Avec la retraite sportive, vous n’avez pas peur de vous retrouver face à un vide à l’image de nombreux sportifs avant vous?

Je ne sais pas. Je crois que c’est ce qui est aussi beau dans le sport. Ce n’est pas comme avec le football ou les autres sports traditionnels, où tu n’as plus de match à jouer… Je vais toujours pouvoir aller rider pour moi. Il y aura toujours la même sensation, la même excitation de travailler sur une figure, de faire quelque chose de nouveau, même sans compétition. Par contre, j’ai toujours eu ce sentiment d’avoir peur de louper quelque chose, je suis clairement “FOMO”. (ndlr: “Fear of missing out”).

On ne serait pas étonné de vous voir réaliser un comeback…

Je ne sais pas. J’ai eu une carrière incroyable.

On imaginait peut-être en freeride.

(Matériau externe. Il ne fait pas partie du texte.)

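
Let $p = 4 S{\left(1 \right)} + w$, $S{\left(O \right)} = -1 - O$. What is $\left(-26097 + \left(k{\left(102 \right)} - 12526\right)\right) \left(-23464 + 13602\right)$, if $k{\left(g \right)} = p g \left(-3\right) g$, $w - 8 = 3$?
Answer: $1304338258$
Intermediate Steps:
$w = 11$ ($w = 8 + 3 = 11$)
$p = 3$ ($p = 4 \left(-1 - 1\right) + 11 = 4 \left(-2\right) + 11 = -8 + 11 = 3$)
$k{\left(g \right)} = - 9 g^{2}$ ($k{\left(g \right)} = 3 g \left(-3\right) g = - 9 g g = - 9 g^{2}$)
$\left(-26097 + \left(k{\left(102 \right)} - 12526\right)\right) \left(-23464 + 13602\right) = \left(-26097 - \left(12526 + 9 \cdot 102^{2}\right)\right) \left(-23464 + 13602\right) = \left(-26097 - 106162\right) \left(-9862\right) = \left(-132259\right) \left(-9862\right) = 1304338258$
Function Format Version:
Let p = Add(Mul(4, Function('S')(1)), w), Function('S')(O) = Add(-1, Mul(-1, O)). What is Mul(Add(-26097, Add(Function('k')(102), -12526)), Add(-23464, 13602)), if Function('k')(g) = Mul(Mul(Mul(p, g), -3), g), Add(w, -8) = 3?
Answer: 1304338258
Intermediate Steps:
w = 11 (w = Add(8, 3) = 11)
p = 3 (p = Add(Mul(4, Add(-1, Mul(-1, 1))), 11) = Add(Mul(4, Add(-1, -1)), 11) = Add(Mul(4, -2), 11) = Add(-8, 11) = 3)
Function('k')(g) = Mul(-9, Pow(g, 2)) (Function('k')(g) = Mul(Mul(Mul(3, g), -3), g) = Mul(Mul(-9, g), g) = Mul(-9, Pow(g, 2)))
Mul(Add(-26097, Add(Function('k')(102), -12526)), Add(-23464, 13602)) = Mul(Add(-26097, Add(Mul(-9, Pow(102, 2)), -12526)), Add(-23464, 13602)) = Mul(Add(-26097, Add(Mul(-9, 10404), -12526)), -9862) = Mul(Add(-26097, Add(-93636, -12526)), -9862) = Mul(Add(-26097, -106162), -9862) = Mul(-132259, -9862) = 1304338258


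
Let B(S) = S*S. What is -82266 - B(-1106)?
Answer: -1305502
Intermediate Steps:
B(S) = S²
-82266 - B(-1106) = -82266 - 1*(-1106)² = -82266 - 1*1223236 = -82266 - 1223236 = -1305502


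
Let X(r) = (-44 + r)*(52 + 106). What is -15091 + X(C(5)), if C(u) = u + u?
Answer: -20463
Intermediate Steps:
C(u) = 2*u
X(r) = -6952 + 158*r (X(r) = (-44 + r)*158 = -6952 + 158*r)
-15091 + X(C(5)) = -15091 + (-6952 + 158*(2*5)) = -15091 + (-6952 + 158*10) = -15091 + (-6952 + 1580) = -15091 - 5372 = -20463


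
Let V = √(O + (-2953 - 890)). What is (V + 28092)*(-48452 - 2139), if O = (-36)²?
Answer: -1421202372 - 151773*I*√283 ≈ -1.4212e+9 - 2.5532e+6*I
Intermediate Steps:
O = 1296
V = 3*I*√283 (V = √(1296 + (-2953 - 890)) = √(1296 - 3843) = √(-2547) = 3*I*√283 ≈ 50.468*I)
(V + 28092)*(-48452 - 2139) = (3*I*√283 + 28092)*(-48452 - 2139) = (28092 + 3*I*√283)*(-50591) = -1421202372 - 151773*I*√283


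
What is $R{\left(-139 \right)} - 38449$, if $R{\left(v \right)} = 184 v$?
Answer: $-64025$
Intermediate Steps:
$R{\left(-139 \right)} - 38449 = 184 \left(-139\right) - 38449 = -25576 - 38449 = -64025$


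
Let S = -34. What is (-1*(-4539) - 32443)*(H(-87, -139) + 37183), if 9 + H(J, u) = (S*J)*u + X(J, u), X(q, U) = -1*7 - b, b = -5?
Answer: 10435816960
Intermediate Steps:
X(q, U) = -2 (X(q, U) = -1*7 - 1*(-5) = -7 + 5 = -2)
H(J, u) = -11 - 34*J*u (H(J, u) = -9 + ((-34*J)*u - 2) = -9 + (-34*J*u - 2) = -9 + (-2 - 34*J*u) = -11 - 34*J*u)
(-1*(-4539) - 32443)*(H(-87, -139) + 37183) = (-1*(-4539) - 32443)*((-11 - 34*(-87)*(-139)) + 37183) = (4539 - 32443)*((-11 - 411162) + 37183) = -27904*(-411173 + 37183) = -27904*(-373990) = 10435816960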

Cela ne vous tenterait pas?

J’ai toujours été intéressé par des grosses compétitions de backcountry. Ça a l’air fun de jouer avec le terrain que l’on nous propose. Des gros sauts dans de la grosse poudre. C’est incroyable. Quelque chose comme cela serait super, mais vous voyez, la compétition, c’est toujours beaucoup de pression.

Au regarde de votre carrière, avez-vous l’impression d’avoir révolutionné votre sport?

Par moment, oui. Je regarde parfois où était mon sport quand j’ai commencé et où il se trouve maintenant. Je ne pense pas que j’étais tout seul, mais je pense que j’ai pu aider d’une certaine façon à amener le snowboard vers le grand public et à le développer. Je suis fier de cela. Et c’est fun de regarder en arrière. Aux Jeux olympiques de Pékin, l’hiver dernier, des gars me disaient: “J’ai joué à ton jeu vidéo”, “je portais un t-shirt où tu étais dessus”, “je ridais la même board quand j’étais petit, je portais ton masque et je pensais que j’étais toi” (rires). C’était des fans qui étaient devenus des rivaux, c’était bizarre. Ça m’a permis de me rendre compte depuis quand je pratiquais ce sport. C’est presque irréel de se retrouver désormais en présence de grands talents, de grands athlètes que j’ai pu inspirer.

Lorsque vous avez remporté votre troisième médaille d’or aux Jeux olympiques de PyeongChang en 2018, on se disait que le niveau du snowboard ne pouvait pas être plus élevé. Pourtant, la finale olympique de Pékin a été encore plus monstrueuse. Franchement, quelle est la limite de votre discipline?

En Chine, le halfpipe était immense. Je pense l’un des plus gros que je n’ai jamais ridé. C’était massif. Il fallait oser s’élancer dessus, prendre une vitesse de dingue. Ils ont construit quelque chose d’extraordinaire. C’était un peu venteux, les organisateurs avaient dû placer une grande bâche… Et il y eu le triple (cork)… Il vient tout juste de commencer à être plaqué. Du coup, je ne sais pas si on approchera bientôt du sommet comme en slopestyle. Mais c’est excitant de voir la direction que prend le halfpipe même si on ne sait pas où il va aller. J’espère d’ailleurs que je ne serai jamais loin et toujours dans le coin pour être impliqué d’une certaine façon. J’aimerais rester proche de la nouvelle génération. Je viens de lancer ma nouvelle marque. C’est excitant. Il y a aussi le potentiel de soutenir la carrière d’autres riders et je trouve cela vraiment cool.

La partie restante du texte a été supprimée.